Re: BUG #4044: Incorrect RegExp substring Output

From: "Rui Martins" <Rui(dot)Martins(at)PDMFC(dot)com>
To: "Tom Lane" <tgl(at)sss(dot)pgh(dot)pa(dot)us>
Cc: pgsql-bugs(at)postgresql(dot)org
Subject: Re: BUG #4044: Incorrect RegExp substring Output
Date: 2008-03-20 15:21:49
Message-ID: 3830.B1UHWUVdEF8=.1206026509.squirrel@www.pdmfc.com
Views: Raw Message | Whole Thread | Download mbox | Resend email
Thread:
Lists: pgsql-bugs

Hi Tom

> "Rui Martins" <Rui(dot)Martins(at)PDMFC(dot)com> writes:
>> My reasoning is:
>> Why would the exact same sub-expression, return different results when
>> either preceded or followed by something.
>
> It *isn't* returning different results; you are testing for different
> things in these two cases, namely whether there is a match to the whole
> pattern or just a parenthesized subpattern. In none of these examples
> was there any match to '(something)' --- there couldn't possibly be,
> because "something" isn't in the data string.
>
> regards, tom lane

That's one way to look at it. That's why I mentioned the possibility of
different assumptions regarding the context of the word "match".

In fact, you are saying that the sub-expression did not "match" because
there wasn't "something" in the string to be matched!
I agree with you on this last part,
"there wasn't "something" in the string to be matched"
But the sub-expression did "match" !

I say this, because, since the empty string is a valid "match" for
"(something)?" because the "?" question mark operator, is defined as "a
sequence of 0 or 1 matches of the atom".

So we are probably just discussing semantics here!

My concern is that many will make the same refutable "valid" assumptions
that I do.

And If they will get NULL instead of an EMPTY String, it will be awkward,
besides not being able to distinguish between an EMPTY "match" and NO
"match" at all, since both will return NULL, according to your definition.

But what I find odd, is that you say that I'm testing different things. So
what would you say for the following cases ?

'(something)?'

NOTE: I removed the anchors only.

Now is this a full string match or a sub-expression match ?

We can't give a concrete answer, unless we know the concrete string to be
matched

SELECT '' ~ '(something)?'

This will be a FULL match

SELECT 'TEST' ~ '(something)?'

But this one won't!

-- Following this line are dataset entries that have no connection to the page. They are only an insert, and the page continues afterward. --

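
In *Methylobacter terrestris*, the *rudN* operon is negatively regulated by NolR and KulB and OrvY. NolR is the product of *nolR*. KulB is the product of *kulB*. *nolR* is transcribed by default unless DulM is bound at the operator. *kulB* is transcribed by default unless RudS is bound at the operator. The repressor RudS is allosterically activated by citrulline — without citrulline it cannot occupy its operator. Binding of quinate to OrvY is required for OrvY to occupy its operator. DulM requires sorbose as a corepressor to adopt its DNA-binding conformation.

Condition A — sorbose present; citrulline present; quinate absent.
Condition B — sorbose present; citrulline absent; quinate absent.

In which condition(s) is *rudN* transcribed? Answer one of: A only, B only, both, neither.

Condition A:
Sorbose is present, so DulM is active.
With repressor DulM bound, *nolR* is not transcribed.
So NolR is not produced.
Citrulline is present, so RudS is active.
With repressor RudS bound, *kulB* is not transcribed.
So KulB is not produced.
Quinate is absent, so OrvY is inactive.
With no repressor bound, *rudN* is transcribed.
→ *rudN* is ON in A.
Condition B:
Sorbose is present, so DulM is active.
With repressor DulM bound, *nolR* is not transcribed.
So NolR is not produced.
Citrulline is absent, so RudS is inactive.
With no repressor bound, *kulB* is transcribed.
So KulB is produced and active.
Quinate is absent, so OrvY is inactive.
With repressor KulB bound, *rudN* is not transcribed.
→ *rudN* is OFF in B.

A only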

It will be a sub-expression match by your definition.
So using the EXACT same REG_EXP, we will have two different context,
depending on the input !

The regexp context, MUST NOT depend on the String to be matched.
Because if it depends, then this is VERY BAD for consistency.

Do you get my point now ?

Now try this:

SELECT SUBSTRING( '', '(something)?' )

SELECT SUBSTRING( 'TEST', '(something)?' )

Odd enough, this, currently, returns the correct answer for both queries!
And by correct I mean EMPTY String !

According to your assumption, the first, would return an Empty String, but
the second, would return NULL !

You should try this with other reg_exp implementations, and see what comes
up on the the sub-expression result.

If after this exposition I haven't been able to correctly transmit the
problem to you, then it's probably my inability to explain it better, or
my not so good English, since it's not my native language.

Hope you understand this now, since I don't know how to explain it better.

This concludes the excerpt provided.